Brunallergene Etou

Personal information
- Full name: Brunallergene Junior Etou
- Date of birth: 1 June 1994 (age 32)
- Place of birth: Brazzaville, Republic of the Congo
- Height: 1.74 m (5 ft 9 in)
- Position: Midfielder

Team information
- Current team: Pittsburgh Riverhounds
- Number: 8

Youth career
- 2012–2013: Drancy

Senior career*
- Years: Team / Apps / (Gls)
- 2012–2017: Drancy / 108 / (2)
- 2016–2017: → Le Havre II (loan) / 5 / (0)
- 2017–2018: Monts d'Or Azergues / 19 / (1)
- 2018–2019: Béziers / 17 / (0)
- 2020–2021: Charlotte Independence / 22 / (2)
- 2022: Tampa Bay Rowdies / 23 / (0)
- 2023–: Pittsburgh Riverhounds / 84 / (3)

International career^{‡}
- 2024–: Congo / 1 / (0)

= Brunallergene Etou =

Congolese footballer (born 1994)

Brunallergene Junior Etou (born 1 June 1994) is a Congolese professional footballer who plays as a midfielder for the Congo national team.

==Club career==
On 22 June 2018, Etou joined Béziers in the Ligue 2 after beginning his career in the amateur divisions of France. Etou made his professional debut with Béziers in a 1–1 (6–5) shootout loss in the Coupe de la Ligue to US Orléans on 14 August 2018.

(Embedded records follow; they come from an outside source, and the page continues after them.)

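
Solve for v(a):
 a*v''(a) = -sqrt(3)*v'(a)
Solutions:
 v(a) = C1 + C2*a^(1 - sqrt(3))


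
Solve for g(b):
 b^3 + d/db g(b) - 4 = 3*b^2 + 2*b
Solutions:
 g(b) = C1 - b^4/4 + b^3 + b^2 + 4*b


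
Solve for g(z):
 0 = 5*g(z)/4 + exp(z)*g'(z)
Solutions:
 g(z) = C1*exp(5*exp(-z)/4)


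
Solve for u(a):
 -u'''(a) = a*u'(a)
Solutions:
 u(a) = C1 + Integral(C2*airyai(-a) + C3*airybi(-a), a)


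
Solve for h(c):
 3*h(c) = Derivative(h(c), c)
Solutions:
 h(c) = C1*exp(3*c)


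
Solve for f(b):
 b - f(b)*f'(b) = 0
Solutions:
 f(b) = -sqrt(C1 + b^2)
 f(b) = sqrt(C1 + b^2)


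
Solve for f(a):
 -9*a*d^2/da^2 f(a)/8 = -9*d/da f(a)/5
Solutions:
 f(a) = C1 + C2*a^(13/5)


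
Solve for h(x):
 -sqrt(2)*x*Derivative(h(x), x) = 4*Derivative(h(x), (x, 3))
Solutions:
 h(x) = C1 + Integral(C2*airyai(-sqrt(2)*x/2) + C3*airybi(-sqrt(2)*x/2), x)


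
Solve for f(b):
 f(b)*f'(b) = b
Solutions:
 f(b) = -sqrt(C1 + b^2)
 f(b) = sqrt(C1 + b^2)


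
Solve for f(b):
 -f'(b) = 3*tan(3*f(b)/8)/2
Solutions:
 f(b) = -8*asin(C1*exp(-9*b/16))/3 + 8*pi/3
 f(b) = 8*asin(C1*exp(-9*b/16))/3


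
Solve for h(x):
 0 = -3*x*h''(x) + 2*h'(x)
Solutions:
 h(x) = C1 + C2*x^(5/3)


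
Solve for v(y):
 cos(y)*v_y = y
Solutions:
 v(y) = C1 + Integral(y/cos(y), y)


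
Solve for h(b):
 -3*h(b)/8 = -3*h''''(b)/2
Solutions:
 h(b) = C1*exp(-sqrt(2)*b/2) + C2*exp(sqrt(2)*b/2) + C3*sin(sqrt(2)*b/2) + C4*cos(sqrt(2)*b/2)


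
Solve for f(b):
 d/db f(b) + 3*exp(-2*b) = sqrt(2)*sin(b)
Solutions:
 f(b) = C1 - sqrt(2)*cos(b) + 3*exp(-2*b)/2


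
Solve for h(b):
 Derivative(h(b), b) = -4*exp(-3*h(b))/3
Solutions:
 h(b) = log(C1 - 4*b)/3
 h(b) = log((-1 - sqrt(3)*I)*(C1 - 4*b)^(1/3)/2)
 h(b) = log((-1 + sqrt(3)*I)*(C1 - 4*b)^(1/3)/2)


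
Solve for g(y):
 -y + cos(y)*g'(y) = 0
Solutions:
 g(y) = C1 + Integral(y/cos(y), y)


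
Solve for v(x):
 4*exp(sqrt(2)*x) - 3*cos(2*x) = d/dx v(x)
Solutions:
 v(x) = C1 + 2*sqrt(2)*exp(sqrt(2)*x) - 3*sin(2*x)/2


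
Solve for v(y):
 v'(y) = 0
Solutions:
 v(y) = C1


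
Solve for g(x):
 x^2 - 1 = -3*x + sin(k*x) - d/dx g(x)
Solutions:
 g(x) = C1 - x^3/3 - 3*x^2/2 + x - cos(k*x)/k


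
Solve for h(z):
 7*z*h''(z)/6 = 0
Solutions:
 h(z) = C1 + C2*z


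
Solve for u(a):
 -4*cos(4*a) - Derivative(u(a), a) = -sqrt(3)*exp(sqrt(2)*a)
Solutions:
 u(a) = C1 + sqrt(6)*exp(sqrt(2)*a)/2 - sin(4*a)


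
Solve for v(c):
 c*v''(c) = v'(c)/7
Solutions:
 v(c) = C1 + C2*c^(8/7)


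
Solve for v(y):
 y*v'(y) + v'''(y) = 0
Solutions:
 v(y) = C1 + Integral(C2*airyai(-y) + C3*airybi(-y), y)


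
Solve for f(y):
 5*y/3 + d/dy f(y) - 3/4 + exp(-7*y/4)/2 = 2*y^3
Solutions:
 f(y) = C1 + y^4/2 - 5*y^2/6 + 3*y/4 + 2*exp(-7*y/4)/7


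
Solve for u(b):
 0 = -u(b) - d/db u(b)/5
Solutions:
 u(b) = C1*exp(-5*b)


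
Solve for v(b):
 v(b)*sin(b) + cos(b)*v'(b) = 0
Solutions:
 v(b) = C1*cos(b)


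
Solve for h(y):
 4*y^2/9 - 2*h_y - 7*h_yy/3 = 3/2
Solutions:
 h(y) = C1 + C2*exp(-6*y/7) + 2*y^3/27 - 7*y^2/27 - 47*y/324


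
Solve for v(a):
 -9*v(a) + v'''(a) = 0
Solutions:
 v(a) = C3*exp(3^(2/3)*a) + (C1*sin(3*3^(1/6)*a/2) + C2*cos(3*3^(1/6)*a/2))*exp(-3^(2/3)*a/2)


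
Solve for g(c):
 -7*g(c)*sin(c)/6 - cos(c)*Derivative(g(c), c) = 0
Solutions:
 g(c) = C1*cos(c)^(7/6)


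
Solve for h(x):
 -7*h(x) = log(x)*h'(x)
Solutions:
 h(x) = C1*exp(-7*li(x))


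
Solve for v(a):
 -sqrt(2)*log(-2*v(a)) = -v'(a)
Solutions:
 -sqrt(2)*Integral(1/(log(-_y) + log(2)), (_y, v(a)))/2 = C1 - a


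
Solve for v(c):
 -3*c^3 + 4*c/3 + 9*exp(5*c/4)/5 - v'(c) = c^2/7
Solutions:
 v(c) = C1 - 3*c^4/4 - c^3/21 + 2*c^2/3 + 36*exp(5*c/4)/25


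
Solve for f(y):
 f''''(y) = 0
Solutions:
 f(y) = C1 + C2*y + C3*y^2 + C4*y^3


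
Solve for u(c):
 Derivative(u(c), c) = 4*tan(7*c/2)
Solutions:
 u(c) = C1 - 8*log(cos(7*c/2))/7


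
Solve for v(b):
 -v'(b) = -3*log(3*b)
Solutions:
 v(b) = C1 + 3*b*log(b) - 3*b + b*log(27)


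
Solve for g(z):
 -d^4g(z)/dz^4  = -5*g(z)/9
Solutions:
 g(z) = C1*exp(-sqrt(3)*5^(1/4)*z/3) + C2*exp(sqrt(3)*5^(1/4)*z/3) + C3*sin(sqrt(3)*5^(1/4)*z/3) + C4*cos(sqrt(3)*5^(1/4)*z/3)


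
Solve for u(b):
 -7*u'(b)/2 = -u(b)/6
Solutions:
 u(b) = C1*exp(b/21)


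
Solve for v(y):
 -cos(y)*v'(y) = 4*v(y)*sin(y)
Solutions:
 v(y) = C1*cos(y)^4


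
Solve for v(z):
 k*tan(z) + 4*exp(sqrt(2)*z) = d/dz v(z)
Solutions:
 v(z) = C1 - k*log(cos(z)) + 2*sqrt(2)*exp(sqrt(2)*z)


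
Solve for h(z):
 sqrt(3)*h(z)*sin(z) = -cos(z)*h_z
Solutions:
 h(z) = C1*cos(z)^(sqrt(3))


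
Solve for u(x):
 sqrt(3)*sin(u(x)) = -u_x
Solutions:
 u(x) = -acos((-C1 - exp(2*sqrt(3)*x))/(C1 - exp(2*sqrt(3)*x))) + 2*pi
 u(x) = acos((-C1 - exp(2*sqrt(3)*x))/(C1 - exp(2*sqrt(3)*x)))


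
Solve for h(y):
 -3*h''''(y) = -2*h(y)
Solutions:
 h(y) = C1*exp(-2^(1/4)*3^(3/4)*y/3) + C2*exp(2^(1/4)*3^(3/4)*y/3) + C3*sin(2^(1/4)*3^(3/4)*y/3) + C4*cos(2^(1/4)*3^(3/4)*y/3)


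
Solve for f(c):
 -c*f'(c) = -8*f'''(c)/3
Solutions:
 f(c) = C1 + Integral(C2*airyai(3^(1/3)*c/2) + C3*airybi(3^(1/3)*c/2), c)


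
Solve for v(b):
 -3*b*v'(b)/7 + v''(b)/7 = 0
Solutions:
 v(b) = C1 + C2*erfi(sqrt(6)*b/2)


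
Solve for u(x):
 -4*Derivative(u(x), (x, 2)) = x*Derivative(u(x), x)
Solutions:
 u(x) = C1 + C2*erf(sqrt(2)*x/4)


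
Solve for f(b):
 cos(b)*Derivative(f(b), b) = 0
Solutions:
 f(b) = C1


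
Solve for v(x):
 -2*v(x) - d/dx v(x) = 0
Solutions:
 v(x) = C1*exp(-2*x)


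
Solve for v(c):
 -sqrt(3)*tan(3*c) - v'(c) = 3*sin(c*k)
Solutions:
 v(c) = C1 - 3*Piecewise((-cos(c*k)/k, Ne(k, 0)), (0, True)) + sqrt(3)*log(cos(3*c))/3


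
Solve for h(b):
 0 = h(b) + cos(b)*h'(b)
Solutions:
 h(b) = C1*sqrt(sin(b) - 1)/sqrt(sin(b) + 1)


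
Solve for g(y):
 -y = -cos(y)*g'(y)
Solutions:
 g(y) = C1 + Integral(y/cos(y), y)


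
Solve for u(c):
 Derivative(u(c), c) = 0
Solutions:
 u(c) = C1


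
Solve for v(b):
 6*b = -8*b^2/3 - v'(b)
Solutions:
 v(b) = C1 - 8*b^3/9 - 3*b^2


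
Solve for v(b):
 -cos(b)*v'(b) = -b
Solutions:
 v(b) = C1 + Integral(b/cos(b), b)


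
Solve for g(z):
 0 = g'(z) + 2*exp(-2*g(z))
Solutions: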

Etou joined USL Championship side Charlotte Independence on 23 January 2020.

Following Charlotte's self-relegation to USL League One, Etou signed with the Tampa Bay Rowdies on 11 January 2022. He was released by Tampa following their 2022 season.

On 28 February 2023, Etou joined fellow USL Championship side Pittsburgh Riverhounds on a year-long deal with an option for an additional year. Etou scored his first goal in 2 years in a 2-0 win over Charleston Battery. The goal, just 21 seconds into the match, was the fastest in Riverhounds history.

Etou was voted as USL Championship Player of the Week after scoring a brace against Oakland Roots SC.

He became a free agent following Pittsburgh's 2024 season.